I motioned her closer.

Inching toward the chair where I sat, she didn’t take her eyes off the paper as I drew a circle with a stick-man, stick-woman, and stick-girl all in the circle.

She traced the picture with her tiny finger as I slowly drew more stick-men on the outside, men with pitchforks and badly drawn guns. Things that no four-year-old should recognise but she did.

Shying back, she shook her head, staring at me accusingly.

I held up my hand, asking her to come closer again as I drew more and more lines around the circle protecting the stick family from the bad men outside, then pointed at Elder and myself and then her.

It took a few seconds, her face scrunched up until it smoothed out in understanding.

She might not be ready to write to No One, but she could understand drawings (no matter how bad) and she understood my message.

That we would protect her.

That we were hers.

That all she had to do was trust us and we would never, ever break that trust again.

Extended Epilogue

______________________________

Elder

WE ENDED UP staying in the hotel an extra week after Tess and Q returned to France.

We didn’t want to upset Aria by moving her so soon—not until she was ready.

Somehow, Pim had achieved the impossible and earned the little girl’s trust.

They regularly sat for hours drawing nonsensical pictures which would make Pim nod and grab something Aria had asked for or for Aria to smile hesitantly.
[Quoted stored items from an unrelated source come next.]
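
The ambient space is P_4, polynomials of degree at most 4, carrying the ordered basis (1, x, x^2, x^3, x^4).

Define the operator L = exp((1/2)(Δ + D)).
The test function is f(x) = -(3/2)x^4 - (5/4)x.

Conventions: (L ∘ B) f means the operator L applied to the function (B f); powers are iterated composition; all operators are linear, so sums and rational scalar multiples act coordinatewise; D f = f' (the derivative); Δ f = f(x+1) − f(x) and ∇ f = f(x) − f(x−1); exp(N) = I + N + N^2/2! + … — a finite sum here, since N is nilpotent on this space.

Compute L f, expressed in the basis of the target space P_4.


order-1 term: -6x^3 - (9/2)x^2 - 3x - 2
order-2 term: -9x^2 - 9x - 33/8
order-3 term: -6x - 9/2
order-4 term: -3/2
the series for exp((1/2)(Δ + D)) f terminates at order 4
exp((1/2)(Δ + D)) f = -(3/2)x^4 - 6x^3 - (27/2)x^2 - (77/4)x - 97/8

g(x) = -(3/2)x^4 - 6x^3 - (27/2)x^2 - (77/4)x - 97/8


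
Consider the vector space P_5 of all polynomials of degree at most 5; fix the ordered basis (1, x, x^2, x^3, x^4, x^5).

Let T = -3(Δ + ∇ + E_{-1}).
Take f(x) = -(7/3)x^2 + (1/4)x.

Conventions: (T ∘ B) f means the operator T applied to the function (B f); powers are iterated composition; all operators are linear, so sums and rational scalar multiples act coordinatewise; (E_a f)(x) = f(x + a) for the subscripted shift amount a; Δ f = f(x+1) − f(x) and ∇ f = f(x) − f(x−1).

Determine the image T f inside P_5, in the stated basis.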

She allowed me to come closer and sat beside me without flinching one night at dinner, and by the end of the second week, she eagerly sought out hugs from Pim and didn’t shy away when I hugged Pim in return.

When we finally took the plunge to take her back to our house in Monte Carlo, she blossomed.

The gardens became her favourite place to be, and Pim proved me right when I’d guessed she’d be an incredible mother. My heart somehow continued falling in love with both these girls, and for the first time in my life, my OCD faded in favour of just sitting and watching my new family.

A few months passed while we lived on the hill, and I grew itchy to be back on the ocean.

One night, after Pim had put Aria to bed and we’d had a breakthrough with earning a full-fledged laugh from our rescued daughter, she snuggled close in bed. “Let’s return to the Phantom, El. I’m missing the ocean. I want to show Aria how perfect it is chasing the summer on the waves.”

The fact she’d embraced what I loved and made it as important to her as it was to me made me clutch her hard and kiss her.

The idea of being able to show Aria the life beneath the sea thanks to a silly submarine and watch her tear into toys that’d been unopened for years just waiting for someone to play with them filled me with joy.

We spent most of the night making love rather than sleeping, but I embraced my tiredness the next day as I told Jolfer to prepare the Phantom for her next voyage.

Last month, the ship Alrik had commissioned me to build had been completed, and I’d presented the keys to Pim with a mixture of relief and disgust. The Hammerhead was the final thing tying her to her past. She could afford to run it now thanks to having half of everything I had, but instead of accepting the yacht, she requested a courier bag and my mother’s address in New York.